The excitement bubbling in my chest feels foreign but wonderful. "It was nothing like going to something like this with Marcus. Remember how he used to insist on my specific attire? God forbid I embarrass him by wearing the wrong shade of white for the season."
"And now you're making out with mysterious strangers in dark corners. I'm so proud." Brooke pretends to wipe away a tear. "Best divorce present ever."
"Yeah, I guess. Because I’m in the throws of it with my five-year-old, I don't have time for anything more. I just wish I had at least talked to him. I bet his voice was as sexy as his body and that kiss. I’m so rusty at this."
"You haven't even been divorced for twenty-four hours. You weren't supposed to find your forever man. Just a little masked fun. It's perfect. Well, except you should have at least gotten to third base. Baby steps, though. We'll get you there."
"True," I say, but is it? The thought of getting anywhere beyond first base fills me with anxiety. I touch my lips, still feeling the ghost of his kiss. "It was pretty perfect."
"And you look amazing tonight, by the way. Nothing like your usual mom uniform. No wonder mystery man couldn't resist."
"Yeah, well, it did feel good to wear something different. This never would have passed as appropriate for the big-time attorney’s wife." The bitterness in my voice surprises even me. "Thank God for my stylish friend."
"Marcus was smart. He swooped in at your most vulnerable, playing Mr. Perfect Southern Gentleman, and molded you into his perfect vision. He knew just what to say," Brooke's voice softens. "No one saw his true colors until it was too late."
I lean my head back against the seat and unwanted memories flood in. How quickly I'd let Marcus fill the void Callum left still bites at me. How desperate I'd been to prove I was over my first love…so desperate that I'd jumped straight into another relationship. Right into Marcus's perfectly laid trap.
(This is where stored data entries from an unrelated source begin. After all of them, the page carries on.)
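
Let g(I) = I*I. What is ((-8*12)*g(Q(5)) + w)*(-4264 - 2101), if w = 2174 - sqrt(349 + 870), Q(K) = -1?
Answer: -13226470 + 6365*sqrt(1219) ≈ -1.3004e+7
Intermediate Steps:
w = 2174 - sqrt(1219) ≈ 2139.1
g(I) = I**2
((-8*12)*g(Q(5)) + w)*(-4264 - 2101) = (-8*12*(-1)**2 + (2174 - sqrt(1219)))*(-4264 - 2101) = (-96*1 + (2174 - sqrt(1219)))*(-6365) = (-96 + (2174 - sqrt(1219)))*(-6365) = (2078 - sqrt(1219))*(-6365) = -13226470 + 6365*sqrt(1219)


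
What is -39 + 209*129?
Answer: 26922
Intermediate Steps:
-39 + 209*129 = -39 + 26961 = 26922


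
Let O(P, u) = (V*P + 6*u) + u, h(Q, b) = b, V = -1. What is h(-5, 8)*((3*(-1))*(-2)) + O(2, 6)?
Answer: 88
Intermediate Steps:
O(P, u) = -P + 7*u (O(P, u) = (-P + 6*u) + u = -P + 7*u)
h(-5, 8)*((3*(-1))*(-2)) + O(2, 6) = 8*((3*(-1))*(-2)) + (-1*2 + 7*6) = 8*(-3*(-2)) + (-2 + 42) = 8*6 + 40 = 48 + 40 = 88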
"I knew, though. Deep down, I knew he was just a rebound. But he was so... different from Callum. So put together. So sure about everything." I shake my head. "How I stayed for so long is what makes it all the worse."
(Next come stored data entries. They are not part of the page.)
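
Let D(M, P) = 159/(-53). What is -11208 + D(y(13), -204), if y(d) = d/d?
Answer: -11211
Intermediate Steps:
y(d) = 1
D(M, P) = -3 (D(M, P) = 159*(-1/53) = -3)
-11208 + D(y(13), -204) = -11208 - 3 = -11211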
"Don’t be so hard on yourself. You were pregnant with Ollie when you married him. He isolated you and had you convinced you couldn't make it on your own. At least that’s the version I understand."
My throat tightens. "You nailed it. I can't believe I let him control me for so long. The constant monitoring of my phone, my friends, my clothes. Making me quit my job to 'take care of our home.' I loved being home with Ollie, of course. But I lost a piece of myself every day I was with Marcus."
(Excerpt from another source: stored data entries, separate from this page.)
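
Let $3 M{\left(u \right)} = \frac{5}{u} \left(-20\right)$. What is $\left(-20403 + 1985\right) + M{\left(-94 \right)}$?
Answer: $- \frac{2596888}{141} \approx -18418.0$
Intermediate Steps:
$M{\left(u \right)} = - \frac{100}{3 u}$ ($M{\left(u \right)} = \frac{\frac{5}{u} \left(-20\right)}{3} = \frac{\left(-100\right) \frac{1}{u}}{3} = - \frac{100}{3 u}$)
$\left(-20403 + 1985\right) + M{\left(-94 \right)} = \left(-20403 + 1985\right) - \frac{100}{3 \left(-94\right)} = -18418 - - \frac{50}{141} = -18418 + \frac{50}{141} = - \frac{2596888}{141}$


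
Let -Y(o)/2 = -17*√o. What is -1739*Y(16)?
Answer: -236504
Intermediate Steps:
Y(o) = 34*√o (Y(o) = -(-34)*√o = 34*√o)
-1739*Y(16) = -59126*√16 = -59126*4 = -1739*136 = -236504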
I feel short of breath just thinking about him and I’m mad I let him in to ruin my first attempt to have fun without him.
"Look, the important thing is you got out," Brooke reminds me. "You're free, now. Tonight proves there's life after Marcus Walker."
"Maybe." I fidget with my mask. "But I can't jump into anything. That was my first mistake and how I ended up with Marcus. Ollie has to come first." I swallow hard. "I can't trust my judgment right now. Life needs to be about taking care of my son and getting to know myself again."
"Sienna." Brooke grabs my hand. "One kiss at a masquerade ball isn't going to land you in another bad marriage. You're not that naive twenty-two-year-old anymore. You're stronger now. Wiser. And you’re not looking for another husband."
I try to smile, but my mind is already racing ahead with worst-case scenarios. "Better to keep things simple. If you get invited to any other masked parties, I’m your plus one. That’s about the extent of my social or dating abilities at this time."
"We can start there," Brooke says firmly. "You deserve to feel beautiful and wanted. You’re free to kiss anyone now, but if mysterious, masked strangers is all you can muster for now, that works."
One night of fantasy is enough.
Even if those perfect lips haunt me for eternity.